= Jure Grando =

Croatian villager, first person historically described as a vampire

Jure Grando Alilović or Giure Grando (1578–1656) was a villager from the region of Istria (in modern-day Croatia) who may have been the first real person described as a vampire in historical records. He was referred to as a štrigon, a local word for something resembling a vampire and a warlock. He was a stonemason, and had two children, Ana and Nikola, with his wife Ivana.

== History ==
Jure Grando lived in Kringa, a small town in the interior of the Istrian peninsula near Tinjan. He died in 1656 due to illness but according to legend, returned from the grave at night as a vampire (štrigon) and terrorized his village until his decapitation in 1672. Ana and Nikola Alilović, daughter and son of Jure, fled from Istria to Volterra, Italy, at young ages.

The word štrigon in Venetian, which is commonly spoken in Istria, means sorcerer, cf.
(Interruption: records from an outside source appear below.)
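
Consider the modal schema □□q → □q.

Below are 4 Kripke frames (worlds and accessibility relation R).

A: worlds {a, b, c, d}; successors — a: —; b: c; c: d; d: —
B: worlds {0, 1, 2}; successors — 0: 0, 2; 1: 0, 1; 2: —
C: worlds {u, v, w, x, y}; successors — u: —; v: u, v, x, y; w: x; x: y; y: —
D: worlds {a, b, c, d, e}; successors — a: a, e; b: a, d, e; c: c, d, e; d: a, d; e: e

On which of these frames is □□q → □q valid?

B, D

The schema corresponds to density: ∀x ∀y (Rxy → ∃z (Rxz ∧ Rzy)).
A: fails — Rbc but no z with Rbz and Rzc.
B: ✓.
C: fails — Rwx but no z with Rwz and Rzx.
D: ✓.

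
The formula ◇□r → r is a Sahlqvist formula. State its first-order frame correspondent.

Replacing r by ¬r and contraposing gives the equivalent schema r → □◇r.
Suppose r→□◇r is valid. Take Rxy and set V(r)={x}. Then r at x, so □◇r at x, so ◇r at y, so some z with Ryz has r; z=x, i.e. Ryx.

symmetry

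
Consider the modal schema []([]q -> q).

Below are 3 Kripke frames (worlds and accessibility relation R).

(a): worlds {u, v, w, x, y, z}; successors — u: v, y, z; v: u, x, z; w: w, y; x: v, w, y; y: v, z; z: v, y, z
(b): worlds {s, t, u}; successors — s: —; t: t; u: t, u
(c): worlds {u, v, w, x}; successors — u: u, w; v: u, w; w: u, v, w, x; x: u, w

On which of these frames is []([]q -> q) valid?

(b)

The schema corresponds to shift-reflexivity: forall x forall y (Rxy -> Ryy).
(a): fails — Ruv but not Rvv.
(b): condition met.
(c): fails — Rwx but not Rxx.
Valid on: (b).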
Italian stregone.

== Legend ==
The legend tells that, for 16 years after his death, Jure would arise from his grave by night and terrorize the village. The village priest, named Giorgio, who had buried Jure sixteen years previously discovered that at night, somebody would knock on the doors around the village and on whichever door he knocked, someone from that house would die within the next few days.

Jure also appeared to his terrified widow Ivana in her bedroom, who described the corpse as looking as though he was smiling and gasping for breath and would then sexually assault her. When Father Giorgio eventually came face to face with the vampire, he held out a cross in front of him and yelled "Behold Jesus Christ, you vampire! Stop tormenting us!"

The bravest of the villagers, led by the prefect Miho Radetić, chased and tried to kill the vampire by piercing his heart with a stick of hawthorn but failed because the stick just bounced off of his chest. One night later, nine people went to the graveyard, carrying lamps, a cross, and a hawthorn stick. They dug up Jure's coffin and found a perfectly preserved corpse with a smile on its face. Father Giorgio said: "Look, štrigon, there is Jesus Christ who saved us from hell and died for us. And you, štrigon, you cannot have peace!" They then tried to pierce his heart again, but the stick could not penetrate its flesh.

After some prayers of exorcism, Stipan Milašić (one of the villagers) sawed the head off the corpse. As soon as the saw tore his skin, the vampire screamed, and blood started to flow from the cut. According to folklore, peace did finally return to the region after Jure's decapitation.

==Writings==
The Carniolan scientist Johann Weikhard von Valvasor wrote about Jure Grando Alilović's life and afterlife in his extensive work The Glory of the Duchy of Carniola when he visited Kringa during his travels. This was the first written document on vampires. Grando was also mentioned in writings by Erasmus Francisci and Johann Joseph von Goerres (La mystique divine, naturelle, et diabolique, Paris, 1855), whose story was much more elaborate, full of fantastic details to make the story more interesting and sensational. In modern times, Croatian writer Boris Perić has researched the legend and written a book (The Vampire) on the story.

==Modern times==
Today, Kringa has embraced the story of Jure Grando Alilović and have opened up a vampire themed bar aimed at attracting tourists to the town. The Juraj Dobrila gymnasium in Pazin created a short film called "Vampire of My Homeland" (Vampir moga zavičaja) based on the writings of Valvasor.

The folklore related to the štrigon has recently been documented and examined by numerous scientists at the University of Zagreb.